Saturday, March 1, 2014

Derrida's revenge

Remember the Sokal hoax? Physicist Alan Sokal wrote a nonsensical article, filled with postmodern gibberish and a few scientific terms tossed in and submitted it to a postmodern journal. The article had no meaning whatsoever. They accepted it and published it. Many scientists and philosophers saw this as justification of their belief that postmodernism was nonsense on stilts and that no actual claims were being made. Jacques Derrida was a particular target of their ire: Quine, Searle, and others strongly objected to Derrida's acclaim, arguing that he was just moving words around without saying anything. I've seen challenges to Derrida's supporters asking what difference does it make when we rearrange the paragraphs in his essays. And then we have the glorious Postmodern Generator: every time you click refresh, a new, unique, and totally meaningless postmodern essay is produced.

I'm an analytic philosopher, so my sympathies are partially on the side of the critics. However, I think their objections are far too strong. A great deal of Continental philosophy is wonderful and meaningful. For some such philosophers exactitude is a failing, so they do not produce in-depth analyses: rather they speculate. And it is often very difficult to understand precisely what is being said. But there are analytic philosophers who are fairly indecipherable as well, such as Quine himself, or Millikan. A lot of it becomes so technical that it is impossible for the uninitiated to understand. So I guess I'm willing to give the Continental philosophers the benefit of doubt in thinking that, insofar as I don't understand them, it's because I'm effectively one of the uninitiated.

I'm bringing this up because of a very disturbing story. Two academic publishers are removing 120 scientific articles from their databases that are nonsensical gibberish. They were produced the same way the Postmodern Generator produces essays, through a computer program to make the articles seem like they're saying something when they're not. The articles were published between 2008 and 2013. So this seems to be comeuppance of those who promote the Sokal hoax and the Postmodern Generator: allegedly the same thing can be done with scientific papers.

There are two mitigating factors, however: First, they were not published in academic journals, they were published in conference proceedings. Such publications often do not have any peer review, and so it's not as if the nonsense went through this process and went unnoticed. In fact, many conferences do not require submissions to be in the final form of the essay or presentation that will be presented. All one has to do is submit a short abstract summarizing the essay, and if it's accepted, then whatever you present will automatically be accepted into the conference proceedings. If the "authors" who used the computer program to construct meaningless papers wrote a meaningful abstract, then the paper is automatically slated to be published. And of course, many conferences are desperate for presenters, so they'll accept virtually anything that's submitted. So even if the abstracts were just as meaningless as the papers, the conference organizers may have just glanced at it and accepted it.

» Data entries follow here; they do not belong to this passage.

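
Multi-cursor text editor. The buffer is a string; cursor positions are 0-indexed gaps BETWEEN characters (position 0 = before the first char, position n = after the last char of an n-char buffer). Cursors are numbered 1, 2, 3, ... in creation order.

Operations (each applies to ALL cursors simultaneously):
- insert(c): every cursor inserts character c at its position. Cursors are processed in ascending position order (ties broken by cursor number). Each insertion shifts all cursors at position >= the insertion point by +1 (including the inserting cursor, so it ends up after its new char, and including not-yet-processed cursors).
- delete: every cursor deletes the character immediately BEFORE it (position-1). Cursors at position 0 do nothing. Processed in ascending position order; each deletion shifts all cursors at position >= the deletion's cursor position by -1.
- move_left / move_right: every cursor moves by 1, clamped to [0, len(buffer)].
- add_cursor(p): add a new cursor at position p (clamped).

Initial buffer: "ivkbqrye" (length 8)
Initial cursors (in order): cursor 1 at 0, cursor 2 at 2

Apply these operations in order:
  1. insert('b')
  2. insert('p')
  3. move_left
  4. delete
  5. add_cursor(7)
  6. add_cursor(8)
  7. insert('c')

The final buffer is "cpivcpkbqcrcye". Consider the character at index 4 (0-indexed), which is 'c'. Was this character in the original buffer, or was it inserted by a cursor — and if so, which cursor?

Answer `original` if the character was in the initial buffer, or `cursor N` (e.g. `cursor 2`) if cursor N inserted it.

Answer: cursor 2

Derivation:
After op 1 (insert('b')): buffer="bivbkbqrye" (len 10), cursors c1@1 c2@4, authorship 1..2......
After op 2 (insert('p')): buffer="bpivbpkbqrye" (len 12), cursors c1@2 c2@6, authorship 11..22......
After op 3 (move_left): buffer="bpivbpkbqrye" (len 12), cursors c1@1 c2@5, authorship 11..22......
After op 4 (delete): buffer="pivpkbqrye" (len 10), cursors c1@0 c2@3, authorship 1..2......
After op 5 (add_cursor(7)): buffer="pivpkbqrye" (len 10), cursors c1@0 c2@3 c3@7, authorship 1..2......
After op 6 (add_cursor(8)): buffer="pivpkbqrye" (len 10), cursors c1@0 c2@3 c3@7 c4@8, authorship 1..2......
After op 7 (insert('c')): buffer="cpivcpkbqcrcye" (len 14), cursors c1@1 c2@5 c3@10 c4@12, authorship 11..22...3.4..
Authorship (.=original, N=cursor N): 1 1 . . 2 2 . . . 3 . 4 . .
Index 4: author = 2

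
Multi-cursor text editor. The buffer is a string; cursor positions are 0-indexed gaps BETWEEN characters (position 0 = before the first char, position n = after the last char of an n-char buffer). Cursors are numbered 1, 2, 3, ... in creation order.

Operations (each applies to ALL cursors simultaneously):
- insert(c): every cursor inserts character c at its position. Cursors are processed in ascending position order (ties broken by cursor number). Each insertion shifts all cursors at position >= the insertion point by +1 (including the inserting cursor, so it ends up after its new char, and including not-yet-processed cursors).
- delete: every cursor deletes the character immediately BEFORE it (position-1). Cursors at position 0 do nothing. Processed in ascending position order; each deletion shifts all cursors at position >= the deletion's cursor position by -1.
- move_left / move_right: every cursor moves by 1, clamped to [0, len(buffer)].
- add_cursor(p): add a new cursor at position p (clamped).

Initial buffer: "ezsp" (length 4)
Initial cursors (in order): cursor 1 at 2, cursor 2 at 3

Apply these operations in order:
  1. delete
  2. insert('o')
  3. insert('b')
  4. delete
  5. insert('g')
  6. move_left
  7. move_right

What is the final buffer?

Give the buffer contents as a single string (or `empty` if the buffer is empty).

Answer: eooggp

Derivation:
After op 1 (delete): buffer="ep" (len 2), cursors c1@1 c2@1, authorship ..
After op 2 (insert('o')): buffer="eoop" (len 4), cursors c1@3 c2@3, authorship .12.
After op 3 (insert('b')): buffer="eoobbp" (len 6), cursors c1@5 c2@5, authorship .1212.
After op 4 (delete): buffer="eoop" (len 4), cursors c1@3 c2@3, authorship .12.
After op 5 (insert('g')): buffer="eooggp" (len 6), cursors c1@5 c2@5, authorship .1212.
After op 6 (move_left): buffer="eooggp" (len 6), cursors c1@4 c2@4, authorship .1212.
After op 7 (move_right): buffer="eooggp" (len 6), cursors c1@5 c2@5, authorship .1212.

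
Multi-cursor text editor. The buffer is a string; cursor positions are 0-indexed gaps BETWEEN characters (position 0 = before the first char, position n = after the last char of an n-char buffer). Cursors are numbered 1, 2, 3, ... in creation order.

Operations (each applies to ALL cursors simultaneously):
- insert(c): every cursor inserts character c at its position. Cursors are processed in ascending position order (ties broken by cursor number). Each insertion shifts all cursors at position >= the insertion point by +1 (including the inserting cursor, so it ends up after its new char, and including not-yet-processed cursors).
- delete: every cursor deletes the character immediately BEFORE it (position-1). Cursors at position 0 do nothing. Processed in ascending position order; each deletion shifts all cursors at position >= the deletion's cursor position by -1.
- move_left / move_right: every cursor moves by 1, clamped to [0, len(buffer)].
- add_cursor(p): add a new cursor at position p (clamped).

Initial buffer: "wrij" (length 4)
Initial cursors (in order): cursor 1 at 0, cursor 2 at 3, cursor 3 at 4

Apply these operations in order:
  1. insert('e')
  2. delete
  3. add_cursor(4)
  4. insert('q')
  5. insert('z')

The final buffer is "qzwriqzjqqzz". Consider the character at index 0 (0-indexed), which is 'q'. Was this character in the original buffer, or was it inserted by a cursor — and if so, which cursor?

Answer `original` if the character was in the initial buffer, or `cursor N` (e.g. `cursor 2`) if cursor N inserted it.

Answer: cursor 1

Derivation:
After op 1 (insert('e')): buffer="ewrieje" (len 7), cursors c1@1 c2@5 c3@7, authorship 1...2.3
After op 2 (delete): buffer="wrij" (len 4), cursors c1@0 c2@3 c3@4, authorship ....
After op 3 (add_cursor(4)): buffer="wrij" (len 4), cursors c1@0 c2@3 c3@4 c4@4, authorship ....
After op 4 (insert('q')): buffer="qwriqjqq" (len 8), cursors c1@1 c2@5 c3@8 c4@8, authorship 1...2.34
After op 5 (insert('z')): buffer="qzwriqzjqqzz" (len 12), cursors c1@2 c2@7 c3@12 c4@12, authorship 11...22.3434
Authorship (.=original, N=cursor N): 1 1 . . . 2 2 . 3 4 3 4
Index 0: author = 1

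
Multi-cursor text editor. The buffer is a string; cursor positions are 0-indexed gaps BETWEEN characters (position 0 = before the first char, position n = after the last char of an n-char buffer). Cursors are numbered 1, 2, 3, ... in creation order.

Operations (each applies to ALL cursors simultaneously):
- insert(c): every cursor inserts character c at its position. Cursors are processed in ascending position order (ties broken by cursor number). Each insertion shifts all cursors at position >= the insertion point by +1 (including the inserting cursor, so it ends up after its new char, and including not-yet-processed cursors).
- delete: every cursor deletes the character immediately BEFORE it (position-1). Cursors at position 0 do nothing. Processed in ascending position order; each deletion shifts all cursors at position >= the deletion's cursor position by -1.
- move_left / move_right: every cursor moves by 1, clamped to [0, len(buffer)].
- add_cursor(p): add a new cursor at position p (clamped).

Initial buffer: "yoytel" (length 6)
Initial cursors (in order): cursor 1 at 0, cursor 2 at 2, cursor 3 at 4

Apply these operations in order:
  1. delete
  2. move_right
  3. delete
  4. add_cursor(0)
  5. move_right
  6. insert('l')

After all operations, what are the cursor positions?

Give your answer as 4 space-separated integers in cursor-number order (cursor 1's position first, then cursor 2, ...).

After op 1 (delete): buffer="yyel" (len 4), cursors c1@0 c2@1 c3@2, authorship ....
After op 2 (move_right): buffer="yyel" (len 4), cursors c1@1 c2@2 c3@3, authorship ....
After op 3 (delete): buffer="l" (len 1), cursors c1@0 c2@0 c3@0, authorship .
After op 4 (add_cursor(0)): buffer="l" (len 1), cursors c1@0 c2@0 c3@0 c4@0, authorship .
After op 5 (move_right): buffer="l" (len 1), cursors c1@1 c2@1 c3@1 c4@1, authorship .
After op 6 (insert('l')): buffer="lllll" (len 5), cursors c1@5 c2@5 c3@5 c4@5, authorship .1234

Answer: 5 5 5 5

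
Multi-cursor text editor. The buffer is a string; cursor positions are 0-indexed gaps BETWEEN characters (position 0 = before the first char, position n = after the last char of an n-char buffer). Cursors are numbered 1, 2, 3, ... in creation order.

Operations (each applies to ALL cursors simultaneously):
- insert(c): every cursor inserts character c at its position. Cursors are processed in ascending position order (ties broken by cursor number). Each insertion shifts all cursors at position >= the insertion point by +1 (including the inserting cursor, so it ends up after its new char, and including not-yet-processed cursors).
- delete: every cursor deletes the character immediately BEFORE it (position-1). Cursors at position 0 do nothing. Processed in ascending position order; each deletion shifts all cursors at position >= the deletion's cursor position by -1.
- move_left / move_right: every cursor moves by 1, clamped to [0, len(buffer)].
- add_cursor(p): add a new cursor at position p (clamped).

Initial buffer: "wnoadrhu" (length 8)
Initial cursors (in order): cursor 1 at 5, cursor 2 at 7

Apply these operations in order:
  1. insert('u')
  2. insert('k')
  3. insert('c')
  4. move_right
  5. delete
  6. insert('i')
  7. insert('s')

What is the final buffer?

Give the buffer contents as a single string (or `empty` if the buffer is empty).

After op 1 (insert('u')): buffer="wnoadurhuu" (len 10), cursors c1@6 c2@9, authorship .....1..2.
After op 2 (insert('k')): buffer="wnoadukrhuku" (len 12), cursors c1@7 c2@11, authorship .....11..22.
After op 3 (insert('c')): buffer="wnoadukcrhukcu" (len 14), cursors c1@8 c2@13, authorship .....111..222.
After op 4 (move_right): buffer="wnoadukcrhukcu" (len 14), cursors c1@9 c2@14, authorship .....111..222.
After op 5 (delete): buffer="wnoadukchukc" (len 12), cursors c1@8 c2@12, authorship .....111.222
After op 6 (insert('i')): buffer="wnoadukcihukci" (len 14), cursors c1@9 c2@14, authorship .....1111.2222
After op 7 (insert('s')): buffer="wnoadukcishukcis" (len 16), cursors c1@10 c2@16, authorship .....11111.22222

Answer: wnoadukcishukcis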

Second, all of the papers in question were "authored" by Chinese people, and perhaps the organizers of the conference gave them the benefit of doubt and thought that the incoherence was just a non-native English speaker struggling to explain complicated subjects. In other words, maybe they did the same thing I do when I read Continental philosophy that I don't understand. This only goes so far though: if the papers were literally meaningless, at some point you think you'd notice that nothing is actually being asserted.

Still, despite these caveats, I'm a little floored by this. I kind of chuckle about the Sokal hoax, but when I read about this I immediately tried to find some reason to explain it away. I'm just unable to believe that it's a general problem, whereas with the pomo stuff I wouldn't be that surprised if it was. I also have to say that the editors of these conference proceedings, as well as all the other contributors, now have black marks on their CVs, and I think that shows how immoral these acts were. The editors were trying to participate and contribute to academic thought, and now their names are associated with gullibility, fraud, and an uncritical attitude, all of which are verboten in academia. The "authors" of these articles have harmed a lot of people. Of course, that was also the case with the Sokal hoax, but for some reason, I never really thought about it there.